Matthew CURTIS (b.1959)
Orchestral Works (Volume IV)
A Festival Overture [4:32]
Short and Suite (Valse; Intermezzo; Fancy Free; On the River; Striding Edge) [9:34]
Variations on a Theme of Verdi [10:25]
Four Winds Suite (In the Town (South-Easterlies); On the Hills (Northerlies); Italian Serenade (South-Westerlies); By the Sea (Easterlies)) [26:20]
Autumn Leaves [4:33]; Sterling Silver [7:59]; Summer Serenade [3:34]; Christmas Rush [4:02]
Royal Ballet Sinfonia/Gavin Sutherland
rec. 2008-9, Studio 1 Abbey Road, and Angel Studios, London. DDD
British Composer series
CAMPION CAMEO 2085 [79.47]
 
After three Cameo orchestral volumes (2015, 2035, 2055 (not reviewed as yet)) Matthew Curtis's music needs little introduction. He is a magician of light exuberant music in the grand British tradition. A Festival Overture frills and thrills, a touch of Walton and a dash of rumba confidently whizzed with silvery yearning romance. The three movement Short and Suite is high, wide and handsome with tinkling percussion and that sense of the chandeliered ballroom typified by Barber's Souvenirs.
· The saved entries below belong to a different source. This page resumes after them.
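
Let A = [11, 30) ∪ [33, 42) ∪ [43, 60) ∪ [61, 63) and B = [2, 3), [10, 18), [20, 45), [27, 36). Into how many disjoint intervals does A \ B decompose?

Merge the second list: [2, 3), [10, 18), [20, 45).
A \ B = [18, 20), [45, 60), [61, 63).
That is 3 disjoint pieces.

3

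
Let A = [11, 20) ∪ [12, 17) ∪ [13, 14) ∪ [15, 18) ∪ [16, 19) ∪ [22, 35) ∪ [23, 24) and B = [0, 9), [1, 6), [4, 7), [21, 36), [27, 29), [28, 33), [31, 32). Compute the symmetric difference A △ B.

[0, 9) ∪ [11, 20) ∪ [21, 22) ∪ [35, 36)

First set merges to [11, 20), [22, 35).
Second set merges to [0, 9), [21, 36).
Only in the first: [11, 20).
Only in the second: [0, 9), [21, 22), [35, 36).
Together these are the periods covered by exactly one.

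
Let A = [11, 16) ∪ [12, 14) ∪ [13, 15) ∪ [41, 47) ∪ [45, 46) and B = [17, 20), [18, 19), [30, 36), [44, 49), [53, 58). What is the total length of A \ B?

First set merges to [11, 16), [41, 47).
Second set merges to [17, 20), [30, 36), [44, 49), [53, 58).
A \ B = [11, 16), [41, 44).
Total: 5 + 3 = 8.

8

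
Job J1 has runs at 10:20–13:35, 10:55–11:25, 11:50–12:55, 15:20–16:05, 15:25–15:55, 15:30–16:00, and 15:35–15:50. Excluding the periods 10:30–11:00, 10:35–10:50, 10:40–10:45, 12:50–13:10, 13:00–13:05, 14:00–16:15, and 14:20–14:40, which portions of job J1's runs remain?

10:20–10:30, 11:00–12:50, 13:10–13:35

First set merges to 10:20–13:35, 15:20–16:05.
Second set merges to 10:30–11:00, 12:50–13:10, 14:00–16:15.
10:20–13:35 \ B = 10:20–10:30, 11:00–12:50, 13:10–13:35.
15:20–16:05: entirely removed.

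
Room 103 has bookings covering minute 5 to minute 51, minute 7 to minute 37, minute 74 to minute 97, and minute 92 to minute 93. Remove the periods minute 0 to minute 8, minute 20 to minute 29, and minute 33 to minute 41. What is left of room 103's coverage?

minute 8 to minute 20, minute 29 to minute 33, minute 41 to minute 51, minute 74 to minute 97

First set merges to minute 5 to minute 51, minute 74 to minute 97.
minute 5 to minute 51 \ B = minute 8 to minute 20, minute 29 to minute 33, minute 41 to minute 51.
minute 74 to minute 97: nothing removed.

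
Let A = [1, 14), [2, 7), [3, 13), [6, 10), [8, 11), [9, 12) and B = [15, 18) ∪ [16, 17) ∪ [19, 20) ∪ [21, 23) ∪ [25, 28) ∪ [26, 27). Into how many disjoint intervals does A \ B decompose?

A, merged: [1, 14).
B, merged: [15, 18), [19, 20), [21, 23), [25, 28).
A \ B = [1, 14).
That is 1 disjoint piece.

1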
After the tender Intermezzo we get a finale Fancy Free which steers a bit too close to queasy Coates but it’s done with unblinking aplomb. On The River is a miracle of lissom romance and cool evening zephyrs. Contrast this with Striding Edge which has the petticoat circus bustle of Khachaturian's Masquerade: the antithesis of On the river. Variations on a Theme of Verdi is a theme and six variations with a coda. The Tarantella Variation is very balletic and is followed by III and IV which are tender explorations. It follows a grand tradition and at the end is rather Brahmsian but with cross-currents from Wood's Sea Song Variations. The Four Winds Suite is in four substantial movements. South-Easterlies is bubbly and bustly. On the Hills - Northerlies is more measured and reflective; broad but not unsunny. Italian Serenade is full of pent-up energy brightly released with an oompah underpinning. There’s a fast carefree pulse and a sense of raputre. Can’t be bad. By the Sea (Easterlies) has a jaunty touch of Coates about it as it rushes onwards; brilliantly done. Autumn Leaves is another peaceable kingdom of a piece with an amber-hued clarinet catching the falling low sunlight. It inhabits the same glossary as On the River. Sterling Silver has that Waltonian celebratory upbeat we last heard in A Festival Overture. It's magnificently snapped out by the RBS and Gavin Sutherland. The little Summer Serenade is warm, witty and touching with a corker of a long-lined melody. Christmas Rush roars upwards and bustles among the best. It evokes smiling crowds with none of the contemporary heartless commercialism. At just short of 80 minutes of music you cannot claim that the composer or Cameo have been abstemious. What price a volume 5?
 
Rob Barnett
 
A magician of light exuberant music in the grand British tradition.